General Motors followed in the footsteps of other carmakers who folded after President-elect Donald Trump's criticism. The actions of the carmakers after Trump's rebukes display the power that the United States president wields when it comes to business decisions and the U.S. economy.
CNBC reported that GM promised to add and retain 1,500 jobs in the U.S. The addition reflects the carmakers willingness to contribute to the Trump's effort to boost the labor market and cooperate with the new administration.

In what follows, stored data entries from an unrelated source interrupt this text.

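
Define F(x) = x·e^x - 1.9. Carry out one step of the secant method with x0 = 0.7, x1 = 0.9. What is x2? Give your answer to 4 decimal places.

0.8220

F(0.7) = -0.490373, F(0.9) = 0.313643
x2 = 0.900000 − 0.313643·(0.900000 − 0.700000) / (0.313643 − (-0.490373)) = 0.900000 − (0.062729)/(0.804016) = 0.821981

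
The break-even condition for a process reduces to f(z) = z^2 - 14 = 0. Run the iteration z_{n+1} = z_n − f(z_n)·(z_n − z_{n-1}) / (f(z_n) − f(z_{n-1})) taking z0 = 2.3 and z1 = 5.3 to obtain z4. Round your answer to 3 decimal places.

f(2.3) = -8.71000, f(5.3) = 14.09000
z2 = 5.30000 − 14.09000·(5.30000 − 2.30000) / (14.09000 − (-8.71000)) = 5.30000 − (42.27000)/(22.80000) = 3.44605
f(3.44605) = -2.12472
z3 = 3.44605 − (-2.12472)·(3.44605 − 5.30000) / (-2.12472 − 14.09000) = 3.44605 − (3.93912)/(-16.21472) = 3.68899
f(3.68899) = -0.39137
z4 = 3.68899 − (-0.39137)·(3.68899 − 3.44605) / (-0.39137 − (-2.12472)) = 3.68899 − (-0.09508)/(1.73335) = 3.74384

3.744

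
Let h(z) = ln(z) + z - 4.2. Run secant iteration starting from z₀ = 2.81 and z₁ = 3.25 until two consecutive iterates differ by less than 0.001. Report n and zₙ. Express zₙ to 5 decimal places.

h(2.81) = -0.3568155, h(3.25) = 0.2286550
z₂ = 3.2500000 − 0.2286550·(0.4400000)/(0.5854705) = 3.0781584;  |Δ| = 0.1718416
h(3.0781584) = 0.0024899
z₃ = 3.0781584 − 0.0024899·(-0.1718416)/(-0.2261651) = 3.0762666;  |Δ| = 0.0018918
h(3.0762666) = -0.0000167
z₄ = 3.0762666 − (-0.0000167)·(-0.0018918)/(-0.0025066) = 3.0762792;  |Δ| = 0.0000126
|z₄ − z₃| = 0.0000126 < 0.001

n = 4, zₙ = 3.07628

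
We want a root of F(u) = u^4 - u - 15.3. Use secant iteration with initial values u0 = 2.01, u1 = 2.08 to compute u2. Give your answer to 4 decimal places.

2.0397

F(2.01) = -0.987592, F(2.08) = 1.337737
u2 = 2.080000 − 1.337737·(2.080000 − 2.010000) / (1.337737 − (-0.987592)) = 2.080000 − (0.093642)/(2.325329) = 2.039730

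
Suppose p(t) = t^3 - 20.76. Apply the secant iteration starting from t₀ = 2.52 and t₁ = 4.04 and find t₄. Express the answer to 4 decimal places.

2.7493

p(2.52) = -4.756992, p(4.04) = 45.179264
t₂ = 4.040000 − 45.179264·(4.040000 − 2.520000) / (45.179264 − (-4.756992)) = 4.040000 − (68.672481)/(49.936256) = 2.664797
p(2.664797) = -1.836892
t₃ = 2.664797 − (-1.836892)·(2.664797 − 4.040000) / (-1.836892 − 45.179264) = 2.664797 − (2.526099)/(-47.016156) = 2.718525
p(2.718525) = -0.669062
t₄ = 2.718525 − (-0.669062)·(2.718525 − 2.664797) / (-0.669062 − (-1.836892)) = 2.718525 − (-0.035948)/(1.167830) = 2.749307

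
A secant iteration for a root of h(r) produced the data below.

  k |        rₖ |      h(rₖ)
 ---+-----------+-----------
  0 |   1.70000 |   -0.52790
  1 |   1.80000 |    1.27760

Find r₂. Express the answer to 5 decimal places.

1.72924

r₂ = 1.80000 − 1.27760·(1.80000 − 1.70000) / (1.27760 − (-0.52790))
   = 1.80000 − (0.1277600)/(1.8055000) = 1.7292384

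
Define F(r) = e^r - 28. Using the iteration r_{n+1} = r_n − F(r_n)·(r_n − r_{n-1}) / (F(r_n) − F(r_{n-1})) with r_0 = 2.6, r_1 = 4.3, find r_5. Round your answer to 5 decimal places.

3.33057

F(2.6) = -14.5362620, F(4.3) = 45.6997937
r_2 = 4.3000000 − 45.6997937·(4.3000000 − 2.6000000) / (45.6997937 − (-14.5362620)) = 4.3000000 − (77.6896493)/(60.2360557) = 3.0102467
F(3.0102467) = -7.7075938
r_3 = 3.0102467 − (-7.7075938)·(3.0102467 − 4.3000000) / (-7.7075938 − 45.6997937) = 3.0102467 − (9.9408942)/(-53.4073875) = 3.1963801
F(3.1963801) = -3.5561157
r_4 = 3.1963801 − (-3.5561157)·(3.1963801 − 3.0102467) / (-3.5561157 − (-7.7075938)) = 3.1963801 − (-0.6619116)/(4.1514781) = 3.3558200
F(3.3558200) = 0.6691043
r_5 = 3.3558200 − 0.6691043·(3.3558200 − 3.1963801) / (0.6691043 − (-3.5561157)) = 3.3558200 − (0.1066820)/(4.2252200) = 3.3305712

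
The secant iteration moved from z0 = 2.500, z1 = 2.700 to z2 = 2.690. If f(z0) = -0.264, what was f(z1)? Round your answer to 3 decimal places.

0.014

The secant line through (2.500, -0.264) and (2.700, f(z1)) crosses zero at z2 = 2.690.
So (2.500, -0.264), (2.700, f(z1)), (2.690, 0) are collinear:
f(z1) = -0.264 · (2.700 − 2.690) / (2.500 − 2.690) = -0.264 · (0.01000)/(-0.19000) = 0.01389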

Trump has been criticizing manufacturers, particularly carmakers that have previously disclosed plans to expand their businesses in other countries outside of the U.S. such as Mexico. The president-elect supports protectionist ideas when it comes to the U.S. economy and trade.
GM has boasted that it is planning to invest $1 billion in the U.S. As with Ford and Fiat Chrysler, GM said that the investment was already on the table, denying that Trump's criticism has something to do with the business decision.
CNET reported that another foreign carmaker that has announced an investment in the U.S. is Hyundai. The Korean carmaker promised that its investment in the U.S. will balloon by more than 50% than originally planned.
GM's investments will cover new vehicles, technology and certain car parts that will be created and manufactured in the U.S. The news comes after Trump threatened foreign carmakers with 35% import tax should they sell cars in the U.S. that are manufactured in a different country.
Aside from the 1,500 jobs that will be added and retained in the country, GM also boasted that it will create about 5,000 jobs in a span of years. It is not clear what the impact will be on other countries of the decisions to invest more in the U.S. Following Trump's bullying, manufacturers may be forced to pull back investments in other country just to be on good terms with the president-elect.
Jobs & Hire previously reported that Trump praised Ford and Fiat Chrysler after the carmakers decided to invest more in the U.S.